Background: Little is known regarding medical retreatment rates after water vapor thermal therapy (WVTT; Rezum, Boston Scientific, Marlborough, MA, USA) for benign prostatic hyperplasia (BPH). We sought to identify incidence and predictors of medical retreatment for symptomatic recurrence among this population.
Methods: We performed a single institution retrospective review of patients who underwent WVTT by a single surgeon from July 2018 to January 2024. We excluded patients with prostate volume >80 cc. Primary outcome was medical retreatment, defined as initiation or resumption of any BPH medication following WVTT.

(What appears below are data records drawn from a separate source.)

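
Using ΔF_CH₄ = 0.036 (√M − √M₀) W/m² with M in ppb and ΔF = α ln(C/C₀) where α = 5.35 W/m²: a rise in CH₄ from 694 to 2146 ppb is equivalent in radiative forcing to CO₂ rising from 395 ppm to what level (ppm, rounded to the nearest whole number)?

CH₄ forcing: 0.036 × (√2146 − √694) = 0.036 × (46.3249 − 26.3439) = 0.036 × 19.9810 = 0.71932 W/m².
Set 5.35 ln(C/395) = 0.71932: ln(C/395) = 0.71932/5.35 = 0.13445, so C = 395 × e^0.13445 = 395 × 1.14391 = 451.84 ppm.

C ≈ 452 ppm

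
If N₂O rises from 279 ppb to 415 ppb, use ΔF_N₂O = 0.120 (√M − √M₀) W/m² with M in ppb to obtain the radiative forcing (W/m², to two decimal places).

N₂O: 0.120 × (√415 − √279) = 0.120 × (20.3715 − 16.7033) = 0.120 × 3.6682 = 0.4402 W/m².

ΔF = 0.44 W/m²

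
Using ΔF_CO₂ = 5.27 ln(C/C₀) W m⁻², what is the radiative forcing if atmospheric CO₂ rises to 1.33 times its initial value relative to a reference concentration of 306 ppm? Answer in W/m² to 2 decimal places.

ΔF = 5.27 × ln(1.33) = 5.27 × 0.28518 = 1.5029 W/m².

ΔF = 1.50 W/m²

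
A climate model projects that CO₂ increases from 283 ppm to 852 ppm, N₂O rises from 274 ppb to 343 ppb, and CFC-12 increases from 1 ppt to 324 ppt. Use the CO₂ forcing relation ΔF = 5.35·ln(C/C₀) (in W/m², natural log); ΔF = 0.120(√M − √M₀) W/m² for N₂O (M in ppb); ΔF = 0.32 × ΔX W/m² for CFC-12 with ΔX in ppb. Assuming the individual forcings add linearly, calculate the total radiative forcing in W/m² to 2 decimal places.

ΔF = 6.24 W/m²

CO₂: 5.35 × ln(852/283) = 5.35 × ln(3.01060) = 5.35 × 1.10214 = 5.8964 W/m².
N₂O: 0.120 × (√343 − √274) = 0.120 × (18.5203 − 16.5529) = 0.120 × 1.9674 = 0.2361 W/m².
CFC-12: Δ = 324 − 1 = 323 ppt = 0.323 ppb; ΔF = 0.32 × 0.323 = 0.1034 W/m².
Total ΔF = 5.8964 + 0.2361 + 0.1034 = 6.2359 W/m².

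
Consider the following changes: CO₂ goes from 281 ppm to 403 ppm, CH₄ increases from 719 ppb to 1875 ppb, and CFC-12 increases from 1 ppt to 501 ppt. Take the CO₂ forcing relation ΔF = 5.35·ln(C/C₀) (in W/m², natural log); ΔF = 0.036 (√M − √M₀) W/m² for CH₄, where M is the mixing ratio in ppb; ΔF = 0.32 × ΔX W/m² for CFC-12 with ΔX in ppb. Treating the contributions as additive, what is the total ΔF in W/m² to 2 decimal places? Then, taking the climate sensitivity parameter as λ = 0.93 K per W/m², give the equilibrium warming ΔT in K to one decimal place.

CO₂: 5.35 × ln(403/281) = 5.35 × ln(1.43416) = 5.35 × 0.36058 = 1.9291 W/m².
CH₄: 0.036 × (√1875 − √719) = 0.036 × (43.3013 − 26.8142) = 0.036 × 16.4871 = 0.5935 W/m².
CFC-12: Δ = 501 − 1 = 500 ppt = 0.500 ppb; ΔF = 0.32 × 0.500 = 0.1600 W/m².
Total ΔF = 1.9291 + 0.5935 + 0.1600 = 2.6826 W/m².
ΔT = λ ΔF = 0.93 × 2.68 = 2.4924 K.

ΔF = 2.68 W/m²; ΔT = 2.5 K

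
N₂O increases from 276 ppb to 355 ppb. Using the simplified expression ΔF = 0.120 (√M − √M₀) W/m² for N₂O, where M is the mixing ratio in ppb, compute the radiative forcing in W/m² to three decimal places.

ΔF = 0.267 W/m²

N₂O: 0.120 × (√355 − √276) = 0.120 × (18.8414 − 16.6132) = 0.120 × 2.2282 = 0.2674 W/m².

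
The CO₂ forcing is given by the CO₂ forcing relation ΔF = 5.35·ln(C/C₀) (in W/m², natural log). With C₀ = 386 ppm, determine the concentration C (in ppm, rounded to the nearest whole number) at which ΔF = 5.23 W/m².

C ≈ 1026 ppm

Set 5.35 ln(C/386) = 5.23, so ln(C/386) = 5.23/5.35 = 0.97757.
Then C/386 = e^0.97757 = 2.65799, giving C = 386 × 2.65799 = 1025.98 ppm.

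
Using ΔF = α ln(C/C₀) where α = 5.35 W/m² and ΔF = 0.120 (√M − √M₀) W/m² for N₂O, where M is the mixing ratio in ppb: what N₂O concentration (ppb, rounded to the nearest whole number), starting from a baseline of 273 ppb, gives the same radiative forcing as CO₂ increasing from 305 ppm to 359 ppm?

CO₂ forcing: 5.35 × ln(359/305) = 5.35 × 0.163011 = 0.87211 W/m².
Set 0.120(√M − √273) = 0.87211: √M = 0.87211/0.120 + √273 = 7.2676 + 16.5227 = 23.7903.
M = (23.7903)² = 565.98 ppb.

M ≈ 566 ppb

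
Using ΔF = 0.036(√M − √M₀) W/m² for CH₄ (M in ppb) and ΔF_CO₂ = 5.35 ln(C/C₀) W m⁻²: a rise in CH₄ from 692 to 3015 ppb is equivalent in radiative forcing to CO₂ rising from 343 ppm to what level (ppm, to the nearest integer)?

CH₄ forcing: 0.036 × (√3015 − √692) = 0.036 × (54.9090 − 26.3059) = 0.036 × 28.6031 = 1.02971 W/m².
Set 5.35 ln(C/343) = 1.02971: ln(C/343) = 1.02971/5.35 = 0.19247, so C = 343 × e^0.19247 = 343 × 1.21224 = 415.80 ppm.

C ≈ 416 ppm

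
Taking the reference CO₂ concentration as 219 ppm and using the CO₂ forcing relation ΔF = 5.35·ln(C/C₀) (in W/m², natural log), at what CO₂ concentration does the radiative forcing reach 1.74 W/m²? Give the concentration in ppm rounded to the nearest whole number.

C ≈ 303 ppm

Set 5.35 ln(C/219) = 1.74, so ln(C/219) = 1.74/5.35 = 0.32523.
Then C/219 = e^0.32523 = 1.38435, giving C = 219 × 1.38435 = 303.17 ppm.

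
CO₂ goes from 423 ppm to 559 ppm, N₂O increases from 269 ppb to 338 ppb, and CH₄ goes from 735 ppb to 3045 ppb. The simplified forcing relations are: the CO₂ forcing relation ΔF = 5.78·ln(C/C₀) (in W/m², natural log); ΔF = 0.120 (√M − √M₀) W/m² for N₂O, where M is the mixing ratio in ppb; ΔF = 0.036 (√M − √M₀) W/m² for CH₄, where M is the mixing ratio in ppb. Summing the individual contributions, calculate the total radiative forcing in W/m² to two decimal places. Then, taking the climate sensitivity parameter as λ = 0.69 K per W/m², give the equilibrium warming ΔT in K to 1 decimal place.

CO₂: 5.78 × ln(559/423) = 5.78 × ln(1.32151) = 5.78 × 0.27878 = 1.6113 W/m².
N₂O: 0.120 × (√338 − √269) = 0.120 × (18.3848 − 16.4012) = 0.120 × 1.9836 = 0.2380 W/m².
CH₄: 0.036 × (√3045 − √735) = 0.036 × (55.1815 − 27.1109) = 0.036 × 28.0706 = 1.0105 W/m².
Total ΔF = 1.6113 + 0.2380 + 1.0105 = 2.8598 W/m².
ΔT = λ ΔF = 0.69 × 2.86 = 1.9734 K.

ΔF = 2.86 W/m²; ΔT = 2.0 K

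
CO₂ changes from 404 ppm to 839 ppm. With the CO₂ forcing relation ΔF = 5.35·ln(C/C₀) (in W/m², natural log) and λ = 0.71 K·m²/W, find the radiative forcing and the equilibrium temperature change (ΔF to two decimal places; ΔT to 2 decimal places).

CO₂: 5.35 × ln(839/404) = 5.35 × ln(2.07673) = 5.35 × 0.73079 = 3.9097 W/m².
ΔT = λ ΔF = 0.71 × 3.91 = 2.7761 K.

ΔF = 3.91 W/m²; ΔT = 2.78 K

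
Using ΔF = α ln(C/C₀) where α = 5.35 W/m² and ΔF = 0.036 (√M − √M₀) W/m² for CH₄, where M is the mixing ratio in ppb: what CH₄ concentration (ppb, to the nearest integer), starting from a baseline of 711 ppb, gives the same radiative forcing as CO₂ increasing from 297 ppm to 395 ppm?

CO₂ forcing: 5.35 × ln(395/297) = 5.35 × 0.285154 = 1.52557 W/m².
Set 0.036(√M − √711) = 1.52557: √M = 1.52557/0.036 + √711 = 42.3769 + 26.6646 = 69.0415.
M = (69.0415)² = 4766.73 ppb.

M ≈ 4767 ppb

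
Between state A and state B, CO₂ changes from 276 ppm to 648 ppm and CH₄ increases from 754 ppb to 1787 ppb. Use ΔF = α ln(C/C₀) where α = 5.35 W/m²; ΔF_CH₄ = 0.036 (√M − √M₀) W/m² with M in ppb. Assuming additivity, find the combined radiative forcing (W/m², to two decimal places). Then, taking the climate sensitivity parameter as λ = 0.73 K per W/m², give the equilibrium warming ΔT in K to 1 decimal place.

ΔF = 5.10 W/m²; ΔT = 3.7 K

CO₂: 5.35 × ln(648/276) = 5.35 × ln(2.34783) = 5.35 × 0.85349 = 4.5662 W/m².
CH₄: 0.036 × (√1787 − √754) = 0.036 × (42.2729 − 27.4591) = 0.036 × 14.8138 = 0.5333 W/m².
Total ΔF = 4.5662 + 0.5333 = 5.0995 W/m².
ΔT = λ ΔF = 0.73 × 5.10 = 3.7230 K.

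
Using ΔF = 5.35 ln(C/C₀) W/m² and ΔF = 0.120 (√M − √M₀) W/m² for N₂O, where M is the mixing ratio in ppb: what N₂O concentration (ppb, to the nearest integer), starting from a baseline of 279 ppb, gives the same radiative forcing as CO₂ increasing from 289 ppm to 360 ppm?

M ≈ 702 ppb

CO₂ forcing: 5.35 × ln(360/289) = 5.35 × 0.219677 = 1.17527 W/m².
Set 0.120(√M − √279) = 1.17527: √M = 1.17527/0.120 + √279 = 9.7939 + 16.7033 = 26.4972.
M = (26.4972)² = 702.10 ppb.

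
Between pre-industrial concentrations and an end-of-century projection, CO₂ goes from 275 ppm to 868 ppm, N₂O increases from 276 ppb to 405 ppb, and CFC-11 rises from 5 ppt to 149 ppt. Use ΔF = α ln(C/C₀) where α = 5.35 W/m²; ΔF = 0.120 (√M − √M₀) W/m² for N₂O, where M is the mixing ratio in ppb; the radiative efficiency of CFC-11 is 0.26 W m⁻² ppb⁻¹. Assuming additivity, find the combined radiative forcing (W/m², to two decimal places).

ΔF = 6.61 W/m²

CO₂: 5.35 × ln(868/275) = 5.35 × ln(3.15636) = 5.35 × 1.14942 = 6.1494 W/m².
N₂O: 0.120 × (√405 − √276) = 0.120 × (20.1246 − 16.6132) = 0.120 × 3.5114 = 0.4214 W/m².
CFC-11: Δ = 149 − 5 = 144 ppt = 0.144 ppb; ΔF = 0.26 × 0.144 = 0.0374 W/m².
Total ΔF = 6.1494 + 0.4214 + 0.0374 = 6.6082 W/m².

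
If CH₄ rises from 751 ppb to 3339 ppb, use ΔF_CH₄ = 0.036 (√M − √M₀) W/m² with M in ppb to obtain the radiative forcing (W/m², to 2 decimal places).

ΔF = 1.09 W/m²

CH₄: 0.036 × (√3339 − √751) = 0.036 × (57.7841 − 27.4044) = 0.036 × 30.3797 = 1.0937 W/m².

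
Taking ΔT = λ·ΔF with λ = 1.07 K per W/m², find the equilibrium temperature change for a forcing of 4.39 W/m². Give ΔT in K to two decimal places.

ΔT = 4.70 K

ΔT = λ ΔF = 1.07 × 4.39 = 4.6973 K.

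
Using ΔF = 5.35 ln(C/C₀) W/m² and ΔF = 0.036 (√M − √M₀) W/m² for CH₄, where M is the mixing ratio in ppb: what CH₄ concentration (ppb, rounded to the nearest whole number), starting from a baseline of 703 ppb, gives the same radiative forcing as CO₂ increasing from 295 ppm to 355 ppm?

M ≈ 2919 ppb

CO₂ forcing: 5.35 × ln(355/295) = 5.35 × 0.185142 = 0.99051 W/m².
Set 0.036(√M − √703) = 0.99051: √M = 0.99051/0.036 + √703 = 27.5142 + 26.5141 = 54.0283.
M = (54.0283)² = 2919.06 ppb.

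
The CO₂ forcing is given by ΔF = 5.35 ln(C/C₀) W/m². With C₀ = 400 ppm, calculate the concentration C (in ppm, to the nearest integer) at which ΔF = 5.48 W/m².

Set 5.35 ln(C/400) = 5.48, so ln(C/400) = 5.48/5.35 = 1.02430.
Then C/400 = e^1.02430 = 2.78515, giving C = 400 × 2.78515 = 1114.06 ppm.

C ≈ 1114 ppm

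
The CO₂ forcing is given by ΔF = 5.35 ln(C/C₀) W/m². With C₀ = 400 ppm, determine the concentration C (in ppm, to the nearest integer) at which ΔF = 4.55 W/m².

C ≈ 936 ppm

Set 5.35 ln(C/400) = 4.55, so ln(C/400) = 4.55/5.35 = 0.85047.
Then C/400 = e^0.85047 = 2.34075, giving C = 400 × 2.34075 = 936.30 ppm.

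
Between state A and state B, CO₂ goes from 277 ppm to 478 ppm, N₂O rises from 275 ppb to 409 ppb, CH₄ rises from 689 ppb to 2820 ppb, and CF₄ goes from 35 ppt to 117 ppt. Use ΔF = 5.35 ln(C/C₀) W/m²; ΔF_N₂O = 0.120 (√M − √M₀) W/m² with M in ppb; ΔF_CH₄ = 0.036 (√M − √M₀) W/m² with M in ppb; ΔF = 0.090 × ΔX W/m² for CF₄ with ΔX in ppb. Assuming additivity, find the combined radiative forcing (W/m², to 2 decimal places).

ΔF = 4.33 W/m²

CO₂: 5.35 × ln(478/277) = 5.35 × ln(1.72563) = 5.35 × 0.54559 = 2.9189 W/m².
N₂O: 0.120 × (√409 − √275) = 0.120 × (20.2237 − 16.5831) = 0.120 × 3.6406 = 0.4369 W/m².
CH₄: 0.036 × (√2820 − √689) = 0.036 × (53.1037 − 26.2488) = 0.036 × 26.8549 = 0.9668 W/m².
CF₄: Δ = 117 − 35 = 82 ppt = 0.082 ppb; ΔF = 0.090 × 0.082 = 0.0074 W/m².
Total ΔF = 2.9189 + 0.4369 + 0.9668 + 0.0074 = 4.3300 W/m².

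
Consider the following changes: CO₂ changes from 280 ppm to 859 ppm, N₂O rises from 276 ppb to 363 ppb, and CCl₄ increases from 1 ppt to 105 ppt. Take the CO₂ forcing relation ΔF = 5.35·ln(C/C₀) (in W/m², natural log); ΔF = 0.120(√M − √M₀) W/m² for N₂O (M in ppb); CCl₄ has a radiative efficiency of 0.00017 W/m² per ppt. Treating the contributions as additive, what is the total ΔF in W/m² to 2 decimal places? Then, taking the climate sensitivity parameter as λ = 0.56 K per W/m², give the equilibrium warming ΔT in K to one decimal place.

ΔF = 6.31 W/m²; ΔT = 3.5 K

CO₂: 5.35 × ln(859/280) = 5.35 × ln(3.06786) = 5.35 × 1.12098 = 5.9972 W/m².
N₂O: 0.120 × (√363 − √276) = 0.120 × (19.0526 − 16.6132) = 0.120 × 2.4394 = 0.2927 W/m².
CCl₄: ΔF = 0.00017 × (105 − 1) = 0.00017 × 104 = 0.0177 W/m².
Total ΔF = 5.9972 + 0.2927 + 0.0177 = 6.3076 W/m².
ΔT = λ ΔF = 0.56 × 6.31 = 3.5336 K.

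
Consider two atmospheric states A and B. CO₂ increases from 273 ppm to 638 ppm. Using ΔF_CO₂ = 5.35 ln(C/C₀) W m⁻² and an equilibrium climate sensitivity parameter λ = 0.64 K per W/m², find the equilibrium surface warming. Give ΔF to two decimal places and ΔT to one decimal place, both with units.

ΔF = 4.54 W/m²; ΔT = 2.9 K

CO₂: 5.35 × ln(638/273) = 5.35 × ln(2.33700) = 5.35 × 0.84887 = 4.5415 W/m².
ΔT = λ ΔF = 0.64 × 4.54 = 2.9056 K.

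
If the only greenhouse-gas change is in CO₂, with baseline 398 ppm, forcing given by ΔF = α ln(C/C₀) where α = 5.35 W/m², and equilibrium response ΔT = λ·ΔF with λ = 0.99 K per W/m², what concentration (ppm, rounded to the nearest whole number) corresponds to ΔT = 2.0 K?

Required forcing: ΔF = ΔT/λ = 2.0/0.99 = 2.0202 W/m².
Then ln(C/398) = ΔF/5.35 = 2.0202/5.35 = 0.37761.
So C = 398 × e^0.37761 = 398 × 1.45879 = 580.60 ppm.

C ≈ 581 ppm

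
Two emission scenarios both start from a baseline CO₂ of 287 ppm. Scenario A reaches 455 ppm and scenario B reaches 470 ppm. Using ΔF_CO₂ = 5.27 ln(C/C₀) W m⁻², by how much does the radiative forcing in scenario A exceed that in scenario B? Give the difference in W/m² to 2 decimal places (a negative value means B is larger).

ΔF_A − ΔF_B = -0.17 W/m²

ΔF_A = 5.27 ln(455/287) = 5.27 × 0.46082 = 2.4285 W/m².
ΔF_B = 5.27 ln(470/287) = 5.27 × 0.49325 = 2.5994 W/m².
Difference: 2.4285 − 2.5994 = -0.1709 W/m².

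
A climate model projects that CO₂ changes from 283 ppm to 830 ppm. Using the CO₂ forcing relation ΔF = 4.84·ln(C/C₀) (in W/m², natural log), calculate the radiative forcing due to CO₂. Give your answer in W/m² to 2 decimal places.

CO₂ absorption bands are partially saturated, so forcing scales with the logarithm of the concentration ratio.
CO₂: 4.84 × ln(830/283) = 4.84 × ln(2.93286) = 4.84 × 1.07598 = 5.2077 W/m².

ΔF = 5.21 W/m²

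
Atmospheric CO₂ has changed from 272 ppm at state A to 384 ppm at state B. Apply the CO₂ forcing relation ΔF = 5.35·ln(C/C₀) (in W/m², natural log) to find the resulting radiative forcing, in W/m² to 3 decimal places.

CO₂: 5.35 × ln(384/272) = 5.35 × ln(1.41176) = 5.35 × 0.34484 = 1.8449 W/m².

ΔF = 1.845 W/m²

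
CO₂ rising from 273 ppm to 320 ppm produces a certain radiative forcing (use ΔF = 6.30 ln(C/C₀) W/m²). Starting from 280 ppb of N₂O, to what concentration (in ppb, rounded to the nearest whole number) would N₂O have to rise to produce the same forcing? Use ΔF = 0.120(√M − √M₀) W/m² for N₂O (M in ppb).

CO₂ forcing: 6.30 × ln(320/273) = 6.30 × 0.158849 = 1.00075 W/m².
Set 0.120(√M − √280) = 1.00075: √M = 1.00075/0.120 + √280 = 8.3396 + 16.7332 = 25.0728.
M = (25.0728)² = 628.65 ppb.

M ≈ 629 ppb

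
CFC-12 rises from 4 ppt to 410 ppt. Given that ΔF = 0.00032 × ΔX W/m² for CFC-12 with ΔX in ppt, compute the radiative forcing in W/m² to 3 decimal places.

CFC-12: ΔF = 0.00032 × (410 − 4) = 0.00032 × 406 = 0.1299 W/m².

ΔF = 0.130 W/m²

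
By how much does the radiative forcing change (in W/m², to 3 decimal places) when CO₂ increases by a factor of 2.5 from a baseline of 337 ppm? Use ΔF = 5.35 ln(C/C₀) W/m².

Because the forcing depends only on the ratio C/C₀, the initial concentration does not enter.
ΔF = 5.35 × ln(2.5) = 5.35 × 0.91629 = 4.9022 W/m².

ΔF = 4.902 W/m²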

Results: We identified 155 patients with mean age 67.4±10.3 years and prostate volume 46.4±13.6 cc. Forty-eight (31%) patients underwent medical retreatment within mean follow up of 19.5 months. Mean time to retreatment was 9.8 months. Alpha blockers were the most commonly restarted medication (40.5%), followed by daily tadalafil (25.5%) and 5-alpha reductase inhibitors (10.6%); 23.4% of patients restarted multiple medications. Preoperative use of alpha blockers (95.8% vs. 84.1%; P=0.04), 5-alpha reductase inhibitors (39.6% vs. 23.4%; P=0.04) and daily tadalafil (35.4% vs. 15.0%; P=0.004) significantly predicted medical retreatment. At 3 months, International Prostate Symptom Scores (IPSS) total (15.5±7.9 vs. 9.8±6.1, P=0.002) and quality of life (QoL) (3.2±1.6 vs. 2.4±1.5, P=0.05) were significantly higher in the medical retreatment group. Surgical retreatment within 3 years occurred in 9.7% of the cohort, with nonsignificant higher rates in the medical retreatment group (12.5% vs. 8.4%, P=0.43).
Conclusions: Nearly one-third of patients undergo medical retreatment after WVTT, often within the first year. Early symptom trajectory, preoperative medication use, and close follow-up may help identify patients at risk and improve long-term outcomes.